I thought I was feeling better for a while before this shopping adventure but now I feel like this experience has made me feel like I have just taken a HUGE step back in what I thought was progress. Even after a night of sleeping on it I still feel awful.”

While it’s possible to dismiss JerseyFrank‘s experience because we’ve only read his version of the transaction, my heart goes out to him. But . . . was the salesperson “just doing his job?” No matter. JerseyFrank‘s buying experience reeked, and it didn’t have to. Show me a business that doesn’t understand that the customer’s perception is reality, and I’ll show you a business on the road to ruin. As unbelievable as this looks in print, I’ve heard many times “that (customer) is just an idiot, anyway.” Wrong-o! JerseyFrank‘s experience is emblematic of much that is wrong with selling today. It begins with leadership. Even if JerseyFrank‘s salesperson didn’t follow the rules in his manager’s playbook, can someone explain to me why he’s even allowed to work with customers in the first place? Only his boss knows for sure!

Fixing JerseyFrank‘s bad experience—and thousands of similar daily interactions—requires new management thinking. Einstein’s quote is overused, but I’ll plunk it in here anyway because it fits: “We can’t solve a problem with the same thinking that got us there in the first place.” Companies must have customers in order to survive.

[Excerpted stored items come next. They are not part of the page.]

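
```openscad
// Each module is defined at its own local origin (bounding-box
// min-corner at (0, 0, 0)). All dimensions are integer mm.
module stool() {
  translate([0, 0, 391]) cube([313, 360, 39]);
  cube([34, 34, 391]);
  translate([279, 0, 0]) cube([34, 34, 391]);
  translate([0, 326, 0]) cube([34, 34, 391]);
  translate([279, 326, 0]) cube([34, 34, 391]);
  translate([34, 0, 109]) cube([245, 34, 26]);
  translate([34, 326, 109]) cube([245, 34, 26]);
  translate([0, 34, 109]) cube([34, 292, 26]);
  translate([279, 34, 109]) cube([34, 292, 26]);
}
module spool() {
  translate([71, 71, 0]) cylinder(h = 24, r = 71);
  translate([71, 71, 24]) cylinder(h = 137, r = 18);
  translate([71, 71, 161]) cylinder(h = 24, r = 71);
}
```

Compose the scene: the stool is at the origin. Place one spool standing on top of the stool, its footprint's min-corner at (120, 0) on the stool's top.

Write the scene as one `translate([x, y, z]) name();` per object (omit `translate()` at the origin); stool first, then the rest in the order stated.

stool();
translate([120, 0, 430]) spool();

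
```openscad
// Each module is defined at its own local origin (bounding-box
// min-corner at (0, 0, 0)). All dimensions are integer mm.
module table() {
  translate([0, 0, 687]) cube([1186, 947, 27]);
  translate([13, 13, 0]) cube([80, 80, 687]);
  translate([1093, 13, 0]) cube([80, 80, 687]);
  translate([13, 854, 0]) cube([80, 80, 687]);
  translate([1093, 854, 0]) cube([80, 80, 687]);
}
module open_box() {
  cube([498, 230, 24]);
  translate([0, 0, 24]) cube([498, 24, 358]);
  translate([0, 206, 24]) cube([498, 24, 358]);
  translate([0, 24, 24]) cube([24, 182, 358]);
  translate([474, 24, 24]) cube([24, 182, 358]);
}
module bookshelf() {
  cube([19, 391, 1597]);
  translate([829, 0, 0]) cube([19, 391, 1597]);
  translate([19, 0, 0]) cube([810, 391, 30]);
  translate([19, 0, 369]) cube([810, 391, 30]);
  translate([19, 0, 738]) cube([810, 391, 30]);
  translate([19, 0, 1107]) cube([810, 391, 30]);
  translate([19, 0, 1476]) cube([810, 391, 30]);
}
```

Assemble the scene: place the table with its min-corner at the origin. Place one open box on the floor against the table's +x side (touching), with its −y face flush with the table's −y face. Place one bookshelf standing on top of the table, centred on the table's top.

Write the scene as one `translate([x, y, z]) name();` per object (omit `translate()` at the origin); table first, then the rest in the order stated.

table();
translate([1186, 0, 0]) open_box();
translate([169, 278, 714]) bookshelf();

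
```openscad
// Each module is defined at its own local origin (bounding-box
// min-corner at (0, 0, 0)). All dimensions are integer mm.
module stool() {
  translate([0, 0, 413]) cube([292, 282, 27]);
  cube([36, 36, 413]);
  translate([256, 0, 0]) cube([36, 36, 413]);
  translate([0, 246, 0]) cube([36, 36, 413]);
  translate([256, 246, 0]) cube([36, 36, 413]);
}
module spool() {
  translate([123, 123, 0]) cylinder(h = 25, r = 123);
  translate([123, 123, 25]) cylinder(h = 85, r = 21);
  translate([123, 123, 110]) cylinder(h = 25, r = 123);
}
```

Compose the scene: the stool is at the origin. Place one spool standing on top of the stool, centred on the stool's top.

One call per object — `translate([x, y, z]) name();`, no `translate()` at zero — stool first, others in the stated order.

stool();
translate([23, 18, 440]) spool();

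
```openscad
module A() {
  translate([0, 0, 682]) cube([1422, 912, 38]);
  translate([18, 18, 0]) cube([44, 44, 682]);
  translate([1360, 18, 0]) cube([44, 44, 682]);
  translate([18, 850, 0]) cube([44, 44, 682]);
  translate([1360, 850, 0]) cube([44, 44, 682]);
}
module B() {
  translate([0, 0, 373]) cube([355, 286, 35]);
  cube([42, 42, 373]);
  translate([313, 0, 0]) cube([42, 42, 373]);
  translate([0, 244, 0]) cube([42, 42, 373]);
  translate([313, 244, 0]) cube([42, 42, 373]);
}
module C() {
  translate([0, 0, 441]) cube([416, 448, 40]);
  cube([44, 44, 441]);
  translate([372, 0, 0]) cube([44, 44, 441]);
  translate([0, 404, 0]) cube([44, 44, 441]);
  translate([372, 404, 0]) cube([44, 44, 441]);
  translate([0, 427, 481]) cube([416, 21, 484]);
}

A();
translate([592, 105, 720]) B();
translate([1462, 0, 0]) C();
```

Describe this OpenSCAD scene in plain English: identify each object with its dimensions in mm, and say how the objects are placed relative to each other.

A is a rectangular dining table. The top is 1422×912×38 mm with its upper surface at z = 720 mm. It stands on four 44×44 mm square legs, each inset 18 mm from the nearest pair of top edges, running from the floor to the underside of the top.

B is a simple wooden stool: a rectangular seat 355 mm (x) by 286 mm (y), 35 mm thick, top face at z = 408 mm, on four square legs, each 42×42 mm in cross-section. The legs rest on z = 0, each flush with a corner of the seat.

C is a chair: 416×448 mm seat, 40 mm thick, top at z = 481 mm, on four 44 mm square corner legs flush with the seat edges. A 21 mm thick backrest slab spans the full seat width, extending 484 mm above the seat top, its back face flush with the seat's +y edge.

The stool is on top of the table. The chair is on the floor beside the table on its +x side.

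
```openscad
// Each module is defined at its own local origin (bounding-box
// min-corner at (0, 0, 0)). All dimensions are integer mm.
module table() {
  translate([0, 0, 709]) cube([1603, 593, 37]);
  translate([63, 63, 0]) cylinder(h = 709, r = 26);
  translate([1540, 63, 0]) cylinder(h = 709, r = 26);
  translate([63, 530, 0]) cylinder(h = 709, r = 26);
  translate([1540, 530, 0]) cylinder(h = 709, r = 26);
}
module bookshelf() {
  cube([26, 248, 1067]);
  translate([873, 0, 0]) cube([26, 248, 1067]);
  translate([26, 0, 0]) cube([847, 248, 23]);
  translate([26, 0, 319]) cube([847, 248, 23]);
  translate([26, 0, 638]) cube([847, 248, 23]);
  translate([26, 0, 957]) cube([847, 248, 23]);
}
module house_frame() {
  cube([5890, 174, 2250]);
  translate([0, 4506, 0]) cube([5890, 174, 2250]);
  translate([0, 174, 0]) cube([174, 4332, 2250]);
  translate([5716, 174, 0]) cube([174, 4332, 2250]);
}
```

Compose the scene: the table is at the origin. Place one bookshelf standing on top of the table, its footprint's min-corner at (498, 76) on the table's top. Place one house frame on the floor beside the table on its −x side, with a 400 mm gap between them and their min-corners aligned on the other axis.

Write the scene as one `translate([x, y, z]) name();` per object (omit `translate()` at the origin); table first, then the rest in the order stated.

table();
translate([498, 76, 746]) bookshelf();
translate([-6290, 0, 0]) house_frame();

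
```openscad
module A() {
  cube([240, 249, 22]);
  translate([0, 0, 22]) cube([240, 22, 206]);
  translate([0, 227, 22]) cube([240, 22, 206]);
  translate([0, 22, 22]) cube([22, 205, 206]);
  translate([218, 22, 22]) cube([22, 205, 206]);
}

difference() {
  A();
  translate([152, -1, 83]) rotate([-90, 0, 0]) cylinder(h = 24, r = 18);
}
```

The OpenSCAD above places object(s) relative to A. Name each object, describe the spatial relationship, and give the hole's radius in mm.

The subtracted cylinder has r = 18 mm.

A is an open box. The open box has a circular hole through its front wall. The hole's radius is 18 mm.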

That hasn’t changed. But if prospects resist interacting with salespeople, there are reasons. Is the solution to continue to hire aggressive, relentless salespeople, jam a large quota down their throats, and reward revenue achievement at any cost? I don’t know, because I’m not sure if the likely behaviors create outcomes like JerseyFrank‘s. I suspect a consistent connection.

Some free advice for the retailer JerseyFrank could have bought from: examine the buying experience from the outside-in, through the eyes of your prospects and customers. Think about that experience. Live it. Build your selling processes to ensure the outcomes your customers require happen over and over. Find salespeople who are passionate about making that experience happen—and who are motivated by the reward. You’ll discover that the salespeople you should hire and retain are different from the ones working for you.


  1. I get such experiences frequently too. Some people don’t just understand that the customer should be king.

  2. The salesperson of yesteryear was aggressive, semi truthful and persistent. And this approach seemed to yield results as well, as regrettably, i have almost been forced to purchase stuff by such people because of their persistence. But personally, I prefer salespersons who are patient and non obtrusive, and give you room to make a decision. I am also much more likely to make a purchase in this case. Just as the commenter you mentioned, if I see salespersons surrounding me in a store, i quickly chart an escape route.